A restaurant should focus on what it does best, and clearly, meat is Butchery’s specialty. Desserts are sourced from Biscotti, the folks who know desserts. The only one of us who could eat a dessert without opening our belt buckles was our student, and together we agreed to pass.  

While the city of Beersheba continues to grow both horizontally and vertically, the downtown area has retained its quaint and folksy atmosphere. Narrow but well-kept streets and low buildings contain a fair amount of history.

The restaurant is located in a heritage building constructed in the 1930s. The architecture was modern at the time, with straight lines instead of the classic arches of the day. In 1948 the majestic building became the home of Michael Hanegbi, the Israeli Military Governor of Beersheba, and was thus dubbed Hanegbi House. Refurbished and then refurbished again, Hanegbi has housed restaurants for the past two decades. 

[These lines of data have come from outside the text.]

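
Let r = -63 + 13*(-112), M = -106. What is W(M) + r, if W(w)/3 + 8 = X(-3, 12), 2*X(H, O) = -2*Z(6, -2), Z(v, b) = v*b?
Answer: -1507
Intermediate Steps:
Z(v, b) = b*v
r = -1519 (r = -63 - 1456 = -1519)
X(H, O) = 12 (X(H, O) = (-(-4)*6)/2 = (-2*(-12))/2 = (½)*24 = 12)
W(w) = 12 (W(w) = -24 + 3*12 = -24 + 36 = 12)
W(M) + r = 12 - 1519 = -1507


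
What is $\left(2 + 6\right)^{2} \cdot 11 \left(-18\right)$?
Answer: $-12672$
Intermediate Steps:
$\left(2 + 6\right)^{2} \cdot 11 \left(-18\right) = 8^{2} \cdot 11 \left(-18\right) = 64 \cdot 11 \left(-18\right) = 704 \left(-18\right) = -12672$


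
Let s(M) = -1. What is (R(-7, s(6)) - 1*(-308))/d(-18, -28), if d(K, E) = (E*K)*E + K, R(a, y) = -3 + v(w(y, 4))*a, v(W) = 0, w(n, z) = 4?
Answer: -61/2826 ≈ -0.021585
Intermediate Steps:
R(a, y) = -3 (R(a, y) = -3 + 0*a = -3 + 0 = -3)
d(K, E) = K + K*E² (d(K, E) = K*E² + K = K + K*E²)
(R(-7, s(6)) - 1*(-308))/d(-18, -28) = (-3 - 1*(-308))/((-18*(1 + (-28)²))) = (-3 + 308)/((-18*(1 + 784))) = 305/((-18*785)) = 305/(-14130) = 305*(-1/14130) = -61/2826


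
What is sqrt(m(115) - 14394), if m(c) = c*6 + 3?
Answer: I*sqrt(13701) ≈ 117.05*I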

The current Butchery restaurant has the vibe of a quaint European bistro. Simple wood tables and chairs are nicely spaced in the two-room dining area. Black & white photos and posters of Israel of yore and others from the 1960s decorate the walls. The high ceilings, original wood windows, and elegant chandeliers top off the decor. Butchery is on a large property with a spacious garden that can accommodate events of up to 200 guests, including weddings. 

Our bill for this delicious and satisfying meal crossed NIS 400 including tip. Ask for the English menu. 

Butchery HaHistadrut St., 22 BeershebaKashrut: Rabbanut Beersheva. Some glatt meatHours: Sun-Thu 12 p.m.-11 p.m. Friday: 12 p.m.-3:00 p.m. Saturday 9 p.m.-midnight.Closed Shabbat. 

The writer was not a guest of the restaurant.